- Spanish: Entre hombres
- Genre: Crime
- Based on: Entre hombres by Germán Maggiori
- Written by: Germán Maggiori; Pablo Fendrik;
- Directed by: Pablo Fendrik
- Starring: Gabriel Goity; Nicolás Furtado; Diego Velázquez; Diego Cremonesi; Claudio Rissi;
- Composers: Cachorro López; Juan Blas Caballero;
- Country of origin: Argentina
- Original language: Spanish
- No. of seasons: 1
- No. of episodes: 4

Production
- Cinematography: Daniel Ortega
- Running time: 60 minutes
- Production companies: HBO Latin America; Pol-ka Producciones;

Original release
- Network: HBO Max
- Release: 26 September 2021

= Amongst Men =

2021 Argentine television series

Amongst Men (Entre hombres) is a four-part Argentine crime thriller television miniseries based on the eponymous novel by Germán Maggiori. It was released on HBO Max on 26 September 2021.

== Premise ==
The fiction is set in the fringes of the Province of Buenos Aires towards 1996. In the wake of the death of a woman during an orgy because of overdose, the VHS recording the party becomes a macguffin in the plot, which explores the Argentine criminal gangs and their relation with the police.
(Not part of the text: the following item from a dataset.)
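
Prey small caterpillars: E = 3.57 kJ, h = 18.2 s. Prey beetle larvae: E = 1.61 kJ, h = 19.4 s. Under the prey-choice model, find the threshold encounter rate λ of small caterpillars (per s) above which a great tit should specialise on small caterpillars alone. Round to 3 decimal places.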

== Production and release ==
The series is based on the novel of the same name by Germán Maggiori, first published in 2001. Produced by HBO Latin America and Pol-ka Producciones, shooting began in June 2019. Pablo Fendrik directed the episodes. The score was composed by Cachorro López and Juan Blas Caballero. The series was pre-screened on 2 March 2021 at the 71st Berlin International Film Festival. Consisting of four parts featuring a runtime of about an hour each, Amongst Men debuted on HBO Max on 26 September 2021.